Among other things I have made a thorough study of the works of Milton and Shakespeare, as nearly three hundred pages of notes and memoranda will testify. It was delicious. Last summer I did the same for Dante, working on each, often twelve and fourteen hours a day, with uninterrupted and equable pleasure. If I am not a better man for it,—and a happier one too,—why, I shall have misused my opportunities scandalously, as many better men have done before me.

He had already been in the habit of expounding Dante to special classes at Cambridge, and mentions doing so, for a section of the Junior class, three times a week during the autumn of 1831. The studies of Shakespeare had one result, in a course of public lectures given in Boston in the winter of 1833-34.

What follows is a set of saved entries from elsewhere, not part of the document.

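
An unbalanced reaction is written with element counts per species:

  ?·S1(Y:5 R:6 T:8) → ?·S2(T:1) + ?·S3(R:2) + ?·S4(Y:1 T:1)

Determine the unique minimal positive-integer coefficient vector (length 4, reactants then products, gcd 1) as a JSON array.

Y: 1·5 = 5 | 3·0+3·0+5·1 = 5
R: 1·6 = 6 | 3·0+3·2+5·0 = 6
T: 1·8 = 8 | 3·1+3·0+5·1 = 8
gcd(1,3,3,5) = 1

Coefficients: [1, 3, 3, 5]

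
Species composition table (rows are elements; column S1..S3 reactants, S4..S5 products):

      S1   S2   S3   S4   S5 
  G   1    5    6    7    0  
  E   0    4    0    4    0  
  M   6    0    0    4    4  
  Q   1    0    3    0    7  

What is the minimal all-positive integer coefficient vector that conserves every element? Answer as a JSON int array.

G: 4·1+5·5+1·6 = 35 | 5·7+1·0 = 35
E: 4·0+5·4+1·0 = 20 | 5·4+1·0 = 20
M: 4·6+5·0+1·0 = 24 | 5·4+1·4 = 24
Q: 4·1+5·0+1·3 = 7 | 5·0+1·7 = 7
gcd(4,5,1,5,1) = 1

Coefficients: [4, 5, 1, 5, 1]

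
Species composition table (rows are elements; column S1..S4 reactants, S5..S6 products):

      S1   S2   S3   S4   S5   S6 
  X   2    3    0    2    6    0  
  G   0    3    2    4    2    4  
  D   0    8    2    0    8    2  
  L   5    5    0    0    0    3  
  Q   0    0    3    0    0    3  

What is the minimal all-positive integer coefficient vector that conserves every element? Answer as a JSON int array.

Coefficients: [1, 2, 5, 2, 2, 5]

X: 1·2+2·3+5·0+2·2 = 12 | 2·6+5·0 = 12
G: 1·0+2·3+5·2+2·4 = 24 | 2·2+5·4 = 24
D: 1·0+2·8+5·2+2·0 = 26 | 2·8+5·2 = 26
L: 1·5+2·5+5·0+2·0 = 15 | 2·0+5·3 = 15
Q: 1·0+2·0+5·3+2·0 = 15 | 2·0+5·3 = 15
gcd(1,2,5,2,2,5) = 1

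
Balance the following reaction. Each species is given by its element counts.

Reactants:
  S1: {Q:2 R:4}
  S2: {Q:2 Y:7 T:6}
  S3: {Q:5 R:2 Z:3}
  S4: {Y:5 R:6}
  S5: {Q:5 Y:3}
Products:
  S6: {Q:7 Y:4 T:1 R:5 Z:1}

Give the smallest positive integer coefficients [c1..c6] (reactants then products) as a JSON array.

Q: 5·2+1·2+2·5+1·0+4·5 = 42 | 6·7 = 42
Y: 5·0+1·7+2·0+1·5+4·3 = 24 | 6·4 = 24
T: 5·0+1·6+2·0+1·0+4·0 = 6 | 6·1 = 6
R: 5·4+1·0+2·2+1·6+4·0 = 30 | 6·5 = 30
Z: 5·0+1·0+2·3+1·0+4·0 = 6 | 6·1 = 6
gcd(5,1,2,1,4,6) = 1

Coefficients: [5, 1, 2, 1, 4, 6]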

As he never kept a diary of any kind when at home, it is necessary to gather from his letters such extracts as may indicate the variety and nature of his interests; but, at this time, even these are not very ample for the purpose.

To C. S. Daveis, Portland.

August 3, 1831.
I do not know how it may be with you in partibus, but politics here are truly amusing. When I am King, I am afraid it will be impossible, even with you for my Primarius, to keep up half so much merriment as the present incumbent, his followers, and his opponents now produce, before the astonished eyes of their countrymen. However, I promise not to give you so much trouble as the High Contracting Party now in power gives his official keepers. . . . . I am sorry, too, that the secretaries thought it necessary to muzzle him, when he wanted so to roar about Berrien's manifesto; for I think it would have been great sport, through all Athens, to have seen him out in a regular enactment of the lion, and I have no doubt he would have been magnificently encored, and that they would all have shouted, ‘Let him roar again! Let him roar again!’


1 This lecture was published in Boston in 1833.